Am 12. November 1723 ist Christian Wolff, der schon zu seinen Lebzeiten bekannte und beliebte Aufklärungsphilosoph an der Universität Halle, auf dem Weg in seine Vorlesung, als ihm ein Eilbote der Universitätsverwaltung eine Anordnung des preussischen Königs aushändigt. Wolff liest sie und wird kreidebleich. Der König lässt die Universität Halle wissen, er sei nicht bereit, die Lehren Wolffs zu dulden, «welche der im göttlichen Worte geoffenbarten Religion entgegenstehen». Wolff habe nach Erhalt der königlichen Anordnung achtundvierzig Stunden Zeit, sein Land zu verlassen, ansonsten werde er gehängt. Wolff erbricht sich vor Erregung1.
Was war geschehen?
Eine atheistische Rede
Im November 1706 wird Wolff ordentlicher Professor der Philosophie und Mathematik an der Friedrichs-Universität im preussischen Halle. Als reformorientierte Neugründung des späten 17. Jahrhunderts beherbergt Halle sowohl pietistisch orientierte als auch der Aufklärung zuneigende Kräfte. Wolff ist Mitglied der philosophischen Fakultät und lehrt Logik und Moralphilosophie. Als Wolff seine Lehrtätigkeit auf die Metaphysik ausdehnt, kommt es zum Konflikt. Auf der einen Seite stehen Johannes Lange (1670-1744), Professor in Halle und August Herrmann Francke (1663-1727), Dekan der theologischen Fakultät und einer der pietistischen Väter der Universität.
Studenten, die diese pietistische Gesinnung teilen, unterstützen die beiden Professoren. Auf der anderen Seite steht Wolff, der durch seine frühaufklärerischen Ansichten und seine engagierten Vorlesungen eine wachsende Hörerzahl an sich binden kann. Die Pietisten verdächtigen ihn wegen seiner an der Vernunft orientierten Philosophie der «Atheisterey», wie man damals sagte und beginnen, ihre Studenten vor dem Besuch von Wolffs Vorlesungen zu warnen.
Der Konflikt schwelt vor sich hin, bis er im Juli 1721 offen ausbricht. Anlass ist Wolffs Protektoratsrede mit dem Thema «De Sinarum philosophia practica», einer Rede über die praktische Philosophie der Chinesen. Wolff legt die These vor, dass die Chinesen auch ohne christliche Offenbarung, allein durch die Vernunft, in der Lage seien, ein moralisch gutes Leben zu führen. Erweis dafür sei, dass die in der Tradition des Konfuzius stehenden Chinesen über Jahrtausende hinweg unabhängig vom christlichen Glauben eine Hochkultur geprägt hatten.

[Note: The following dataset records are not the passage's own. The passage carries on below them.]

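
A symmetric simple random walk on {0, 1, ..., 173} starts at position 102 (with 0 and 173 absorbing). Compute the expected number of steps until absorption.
E[τ | X_0 = 102] = 7242

Let v_k = E[τ | X_0 = k]. Boundary: v_0 = v_173 = 0. Recurrence: v_k = 1 + (v_{k-1} + v_{k+1})/2 for 1 ≤ k ≤ 172. The particular solution to v_k − (v_{k-1} + v_{k+1})/2 = 1 is v_k = −k^2. Adding homogeneous solution A + B k and matching boundaries gives v_k = k (173 − k). Substituting k = 102: v_102 = 102 · 71 = 7242.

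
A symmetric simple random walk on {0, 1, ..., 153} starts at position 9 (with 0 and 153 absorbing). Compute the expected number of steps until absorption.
E[τ | X_0 = 9] = 1296

Let v_k = E[τ | X_0 = k]. Boundary: v_0 = v_153 = 0. Recurrence: v_k = 1 + (v_{k-1} + v_{k+1})/2 for 1 ≤ k ≤ 152. The particular solution to v_k − (v_{k-1} + v_{k+1})/2 = 1 is v_k = −k^2. Adding homogeneous solution A + B k and matching boundaries gives v_k = k (153 − k). Substituting k = 9: v_9 = 9 · 144 = 1296.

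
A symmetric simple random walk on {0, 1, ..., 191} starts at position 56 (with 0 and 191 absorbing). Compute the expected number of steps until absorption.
E[τ | X_0 = 56] = 7560

Let v_k = E[τ | X_0 = k]. Boundary: v_0 = v_191 = 0. Recurrence: v_k = 1 + (v_{k-1} + v_{k+1})/2 for 1 ≤ k ≤ 190. The particular solution to v_k − (v_{k-1} + v_{k+1})/2 = 1 is v_k = −k^2. Adding homogeneous solution A + B k and matching boundaries gives v_k = k (191 − k). Substituting k = 56: v_56 = 56 · 135 = 7560.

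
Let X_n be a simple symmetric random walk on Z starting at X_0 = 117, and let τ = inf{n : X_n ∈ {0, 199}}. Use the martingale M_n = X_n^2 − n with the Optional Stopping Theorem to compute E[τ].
E[τ] = 9594

M_n = X_n^2 − n is a martingale (since E[X_{n+1}^2 | F_n] = X_n^2 + 1). By OST (τ has finite mean in a bounded region), E[M_τ] = E[M_0] = X_0^2 − 0 = 117^2 = 13689. Also E[M_τ] = E[X_τ^2] − E[τ]. The walk exits at 0 or 199, with P(hit 199 first) = 117/199, so E[X_τ^2] = 199^2 · 117/199 + 0 = 23283. Thus E[τ] = E[X_τ^2] − E[M_τ] = 23283 − 13689 = 9594 = 117(199 − 117) = 9594.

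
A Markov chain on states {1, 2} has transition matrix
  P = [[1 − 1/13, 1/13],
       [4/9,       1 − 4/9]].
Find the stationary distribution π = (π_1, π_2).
π_1 = 52/61, π_2 = 9/61

Solve πP = π with π_1 + π_2 = 1. From πP = π: π_1 · (1 − 1/13) + π_2 · 4/9 = π_1 ⇒ π_2 · 4/9 = π_1 · 1/13 ⇒ π_2/π_1 = (1/13)/(4/9) = 9/52. Together with π_1 + π_2 = 1:
  π_1 = (4/9)/(1/13 + 4/9) = (4/9)/(61/117) = 52/61,
  π_2 = (1/13)/(1/13 + 4/9) = (1/13)/(61/117) = 9/61.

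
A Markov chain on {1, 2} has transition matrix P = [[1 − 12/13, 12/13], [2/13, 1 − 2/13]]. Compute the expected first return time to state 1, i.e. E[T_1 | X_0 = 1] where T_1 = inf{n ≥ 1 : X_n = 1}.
E[T_1 | X_0 = 1] = 1/π_1 = 7

For an irreducible recurrent Markov chain with stationary distribution π, E[T_i | X_0 = i] = 1/π_i (Kac's formula). Here π_1 = (2/13)/(12/13 + 2/13) = (2/13)/(14/13) = 1/7, so E[T_1 | X_0 = 1] = 1/π_1 = (12/13 + 2/13)/(2/13) = (14/13)/(2/13) = 7.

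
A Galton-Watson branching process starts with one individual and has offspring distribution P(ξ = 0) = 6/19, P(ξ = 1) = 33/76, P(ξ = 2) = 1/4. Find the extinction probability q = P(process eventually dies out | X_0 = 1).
q = 1

Mean offspring μ = 0·6/19 + 1·33/76 + 2·1/4 = 71/76 ≤ 1. For μ ≤ 1 with offspring not concentrated at 1, the Galton-Watson process goes extinct almost surely, so q = 1.
(Algebraic check: The pgf is f(s) = 6/19 + 33/76·s + 1/4·s². The extinction probability q is the smallest fixed point of f in [0, 1]. Setting s = f(s):
  1/4·s² + (33/76 − 1)·s + 6/19 = 0
  1/4·s² − (6/19 + 1/4)·s + 6/19 = 0
which factors as (s − 1)·(1/4·s − 6/19) = 0, giving roots s = 1 and s = (6/19)/(1/4) = 24/19. Since 24/19 ≥ 1, the smallest root in [0, 1] is s = 1.)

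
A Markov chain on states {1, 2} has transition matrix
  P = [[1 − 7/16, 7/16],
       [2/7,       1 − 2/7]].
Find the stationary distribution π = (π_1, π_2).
π_1 = 32/81, π_2 = 49/81

Solve πP = π with π_1 + π_2 = 1. From πP = π: π_1 · (1 − 7/16) + π_2 · 2/7 = π_1 ⇒ π_2 · 2/7 = π_1 · 7/16 ⇒ π_2/π_1 = (7/16)/(2/7) = 49/32. Together with π_1 + π_2 = 1:
  π_1 = (2/7)/(7/16 + 2/7) = (2/7)/(81/112) = 32/81,
  π_2 = (7/16)/(7/16 + 2/7) = (7/16)/(81/112) = 49/81.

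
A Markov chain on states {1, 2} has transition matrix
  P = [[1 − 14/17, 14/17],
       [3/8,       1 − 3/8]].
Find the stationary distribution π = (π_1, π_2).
π_1 = 51/163, π_2 = 112/163

Solve πP = π with π_1 + π_2 = 1. From πP = π: π_1 · (1 − 14/17) + π_2 · 3/8 = π_1 ⇒ π_2 · 3/8 = π_1 · 14/17 ⇒ π_2/π_1 = (14/17)/(3/8) = 112/51. Together with π_1 + π_2 = 1:
  π_1 = (3/8)/(14/17 + 3/8) = (3/8)/(163/136) = 51/163,
  π_2 = (14/17)/(14/17 + 3/8) = (14/17)/(163/136) = 112/163.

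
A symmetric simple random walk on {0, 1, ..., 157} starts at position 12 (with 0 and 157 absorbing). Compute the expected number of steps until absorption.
E[τ | X_0 = 12] = 1740

Let v_k = E[τ | X_0 = k]. Boundary: v_0 = v_157 = 0. Recurrence: v_k = 1 + (v_{k-1} + v_{k+1})/2 for 1 ≤ k ≤ 156. The particular solution to v_k − (v_{k-1} + v_{k+1})/2 = 1 is v_k = −k^2. Adding homogeneous solution A + B k and matching boundaries gives v_k = k (157 − k). Substituting k = 12: v_12 = 12 · 145 = 1740.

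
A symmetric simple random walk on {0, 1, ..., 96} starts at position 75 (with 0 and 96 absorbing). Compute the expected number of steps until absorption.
E[τ | X_0 = 75] = 1575

Let v_k = E[τ | X_0 = k]. Boundary: v_0 = v_96 = 0. Recurrence: v_k = 1 + (v_{k-1} + v_{k+1})/2 for 1 ≤ k ≤ 95. The particular solution to v_k − (v_{k-1} + v_{k+1})/2 = 1 is v_k = −k^2. Adding homogeneous solution A + B k and matching boundaries gives v_k = k (96 − k). Substituting k = 75: v_75 = 75 · 21 = 1575.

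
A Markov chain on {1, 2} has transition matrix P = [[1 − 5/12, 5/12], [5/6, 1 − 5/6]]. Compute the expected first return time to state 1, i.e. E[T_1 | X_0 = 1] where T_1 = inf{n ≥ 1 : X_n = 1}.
E[T_1 | X_0 = 1] = 1/π_1 = 3/2

For an irreducible recurrent Markov chain with stationary distribution π, E[T_i | X_0 = i] = 1/π_i (Kac's formula). Here π_1 = (5/6)/(5/12 + 5/6) = (5/6)/(5/4) = 2/3, so E[T_1 | X_0 = 1] = 1/π_1 = (5/12 + 5/6)/(5/6) = (5/4)/(5/6) = 3/2.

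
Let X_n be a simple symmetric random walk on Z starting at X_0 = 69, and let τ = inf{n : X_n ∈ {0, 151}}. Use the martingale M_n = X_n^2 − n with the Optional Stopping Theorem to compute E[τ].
E[τ] = 5658

M_n = X_n^2 − n is a martingale (since E[X_{n+1}^2 | F_n] = X_n^2 + 1). By OST (τ has finite mean in a bounded region), E[M_τ] = E[M_0] = X_0^2 − 0 = 69^2 = 4761. Also E[M_τ] = E[X_τ^2] − E[τ]. The walk exits at 0 or 151, with P(hit 151 first) = 69/151, so E[X_τ^2] = 151^2 · 69/151 + 0 = 10419. Thus E[τ] = E[X_τ^2] − E[M_τ] = 10419 − 4761 = 5658 = 69(151 − 69) = 5658.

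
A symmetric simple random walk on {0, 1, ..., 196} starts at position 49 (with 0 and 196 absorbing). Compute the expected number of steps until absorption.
E[τ | X_0 = 49] = 7203

Let v_k = E[τ | X_0 = k]. Boundary: v_0 = v_196 = 0. Recurrence: v_k = 1 + (v_{k-1} + v_{k+1})/2 for 1 ≤ k ≤ 195. The particular solution to v_k − (v_{k-1} + v_{k+1})/2 = 1 is v_k = −k^2. Adding homogeneous solution A + B k and matching boundaries gives v_k = k (196 − k). Substituting k = 49: v_49 = 49 · 147 = 7203.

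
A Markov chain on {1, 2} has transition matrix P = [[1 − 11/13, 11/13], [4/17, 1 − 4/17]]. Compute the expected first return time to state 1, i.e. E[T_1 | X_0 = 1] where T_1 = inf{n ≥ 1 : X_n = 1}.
E[T_1 | X_0 = 1] = 1/π_1 = 239/52

For an irreducible recurrent Markov chain with stationary distribution π, E[T_i | X_0 = i] = 1/π_i (Kac's formula). Here π_1 = (4/17)/(11/13 + 4/17) = (4/17)/(239/221) = 52/239, so E[T_1 | X_0 = 1] = 1/π_1 = (11/13 + 4/17)/(4/17) = (239/221)/(4/17) = 239/52.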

Die Empörung der halleschen Pietisten ist gross! Sie sehen in Wolffs Rede den Versuch, die «Vernunfft» auf den Thron zu setzen, die christliche Offenbarung hingegen «stürtzen» zu wollen. Dass vernunftbegabte Menschen das Gute erkennen und tun können, ohne vorher Christen zu werden, erachten sie als Rechtfertigung des Atheismus. Wolff ist seinerseits empört über seine Gegner, denen er vorwirft, «Beförderer der Unwissenheit» und «Feinde einer gründlichen Erkenntnis» zu sein. Schon ein knappes Jahrzehnt vorher hatte Wolff in seinem ersten deutschen Lehrbuch dafür plädiert, die Bibel mit den «Kräften des menschlichen Verstandes» auszulegen. Das brachte ihm den Vorwurf ein, die Philosophie als Leitwissenschaft installieren zu wollen und die Offenbarungsgestalt der Bibel zu verkennen. Diesen Vorwurf sehen nun Wolffs Gegner durch die Protektoratsrede bestätigt.

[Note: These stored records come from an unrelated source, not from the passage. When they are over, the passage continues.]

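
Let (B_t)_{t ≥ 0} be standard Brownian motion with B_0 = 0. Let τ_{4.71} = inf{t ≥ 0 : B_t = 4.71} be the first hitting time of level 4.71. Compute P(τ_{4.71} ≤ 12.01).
P(τ_{4.71} ≤ 12.01) = 2(1 − Φ(4.71/√12.01)) = 2(1 − Φ(1.3591)) ≈ 0.1741

By the reflection principle for standard BM, P(τ_b ≤ t) = 2 · P(B_t ≥ b). Since B_t ~ N(0, t), P(B_t ≥ 4.71) = 1 − Φ(4.71/√t) = 1 − Φ(4.71/√12.01) = 1 − Φ(1.3591) ≈ 0.08706. Doubling: P(τ_{4.71} ≤ 12.01) ≈ 2 · 0.08706 = 0.17412 ≈ 0.1741.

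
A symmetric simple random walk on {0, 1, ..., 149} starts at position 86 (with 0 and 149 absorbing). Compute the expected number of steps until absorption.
E[τ | X_0 = 86] = 5418

Let v_k = E[τ | X_0 = k]. Boundary: v_0 = v_149 = 0. Recurrence: v_k = 1 + (v_{k-1} + v_{k+1})/2 for 1 ≤ k ≤ 148. The particular solution to v_k − (v_{k-1} + v_{k+1})/2 = 1 is v_k = −k^2. Adding homogeneous solution A + B k and matching boundaries gives v_k = k (149 − k). Substituting k = 86: v_86 = 86 · 63 = 5418.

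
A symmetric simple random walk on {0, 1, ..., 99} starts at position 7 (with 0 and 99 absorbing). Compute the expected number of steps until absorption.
E[τ | X_0 = 7] = 644

Let v_k = E[τ | X_0 = k]. Boundary: v_0 = v_99 = 0. Recurrence: v_k = 1 + (v_{k-1} + v_{k+1})/2 for 1 ≤ k ≤ 98. The particular solution to v_k − (v_{k-1} + v_{k+1})/2 = 1 is v_k = −k^2. Adding homogeneous solution A + B k and matching boundaries gives v_k = k (99 − k). Substituting k = 7: v_7 = 7 · 92 = 644.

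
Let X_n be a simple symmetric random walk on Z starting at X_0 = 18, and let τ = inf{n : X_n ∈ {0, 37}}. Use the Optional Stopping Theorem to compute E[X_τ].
E[X_τ] = 18

X_n is a martingale and τ is a bounded-mean stopping time (indeed τ is finite a.s. with bounded expectation since the walk is in a bounded region). By the OST, E[X_τ] = E[X_0] = 18. Equivalently: E[X_τ] = 37 · P(hit 37 first) + 0 · P(hit 0 first) = 37 · (18/37) = 18.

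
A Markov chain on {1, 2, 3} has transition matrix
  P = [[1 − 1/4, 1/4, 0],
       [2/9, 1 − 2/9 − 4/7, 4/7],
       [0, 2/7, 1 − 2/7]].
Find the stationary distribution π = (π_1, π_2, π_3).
π = (8/35, 9/35, 18/35)

This is a birth-death chain on three states, which satisfies detailed balance: π_1 · P_{12} = π_2 · P_{21} and π_2 · P_{23} = π_3 · P_{32}.
From π_1 · 1/4 = π_2 · 2/9: π_2/π_1 = (1/4)/(2/9) = 9/8.
From π_2 · 4/7 = π_3 · 2/7: π_3/π_2 = (4/7)/(2/7) = 2.
Take π_1 proportional to 1; then unnormalized π = (1, 9/8, 9/4). Normalize by dividing by the sum 35/8:
  π = (8/35, 9/35, 18/35).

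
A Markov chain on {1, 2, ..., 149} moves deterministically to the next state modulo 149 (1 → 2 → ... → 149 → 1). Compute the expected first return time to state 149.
E[T_149 | X_0 = 149] = 149

The chain cycles deterministically, so starting at state 149 it returns in exactly 149 steps. Equivalently, the stationary distribution is uniform π_j = 1/149 for every state j, so by Kac's formula E[T_149] = 1/π_149 = 149.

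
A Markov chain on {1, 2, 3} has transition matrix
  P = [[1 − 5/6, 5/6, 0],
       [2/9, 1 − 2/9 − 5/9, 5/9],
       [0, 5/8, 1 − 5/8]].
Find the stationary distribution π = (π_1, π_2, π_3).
π = (12/97, 45/97, 40/97)

This is a birth-death chain on three states, which satisfies detailed balance: π_1 · P_{12} = π_2 · P_{21} and π_2 · P_{23} = π_3 · P_{32}.
From π_1 · 5/6 = π_2 · 2/9: π_2/π_1 = (5/6)/(2/9) = 15/4.
From π_2 · 5/9 = π_3 · 5/8: π_3/π_2 = (5/9)/(5/8) = 8/9.
Take π_1 proportional to 1; then unnormalized π = (1, 15/4, 10/3). Normalize by dividing by the sum 97/12:
  π = (12/97, 45/97, 40/97).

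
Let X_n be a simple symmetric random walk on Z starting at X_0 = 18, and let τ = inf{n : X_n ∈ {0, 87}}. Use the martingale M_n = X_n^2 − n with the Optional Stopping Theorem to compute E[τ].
E[τ] = 1242

M_n = X_n^2 − n is a martingale (since E[X_{n+1}^2 | F_n] = X_n^2 + 1). By OST (τ has finite mean in a bounded region), E[M_τ] = E[M_0] = X_0^2 − 0 = 18^2 = 324. Also E[M_τ] = E[X_τ^2] − E[τ]. The walk exits at 0 or 87, with P(hit 87 first) = 18/87, so E[X_τ^2] = 87^2 · 18/87 + 0 = 1566. Thus E[τ] = E[X_τ^2] − E[M_τ] = 1566 − 324 = 1242 = 18(87 − 18) = 1242.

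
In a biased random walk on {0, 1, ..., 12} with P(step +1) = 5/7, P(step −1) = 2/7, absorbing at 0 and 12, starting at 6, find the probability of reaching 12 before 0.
P(hit 12 before 0) = (1 − (2/5)^6) / (1 − (2/5)^12) = 15625/15689

Let u_k denote P(reach 12 before 0 | start at k). Boundary: u_0 = 0, u_12 = 1. Recurrence: u_k = 5/7·u_{k+1} + 2/7·u_{k-1} for 1 ≤ k ≤ 11. Try u_k = A + B·r^k with r = q/p = (2/7)/(5/7) = 2/5. Substitution satisfies the recurrence; boundary conditions give:
  u_k = (1 − r^k) / (1 − r^N) = (1 − (2/5)^6) / (1 − (2/5)^12) = 15625/15689.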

Offenbarung oder Vernunft?
Es kommt zu Anklagen, Verleumdungen und Eingaben bei König Friedrich Wilhelm I. (1688-1740). Wolff werden «irrige Lehren» vorgeworfen, und es wird vor seinem «allergefährlichsten Atheismus» gewarnt. Die Pietisten wollen, dass der König die Lehrtätigkeit Wolffs auf die mathematischen Fächer beschränkt und ihm die anderen entzieht. Die seit der Reformation ungelöste Spannung zwischen Offenbarung (welche die Pietisten zu verteidigen suchen) und Vernunft (der sich Wolff verpflichtet weiss), entlädt sich in einem erbitterten Kampf. Die Pietisten glauben wie Luther an den Offenbarungsgehalt der Bibel. Wolff steht in der Denktradition von Luthers Gegenspieler Erasmus von Rotterdam, welcher der Vernunft einen grösseren Platz in der Auslegung der Heiligen Schrift einräumen wollte. Wolff ist indes kein Atheist. Er verkörpert die frühaufklärerische positive Haltung zum Christentum und sucht einen Ausgleich zwischen Offenbarung und Vernunft.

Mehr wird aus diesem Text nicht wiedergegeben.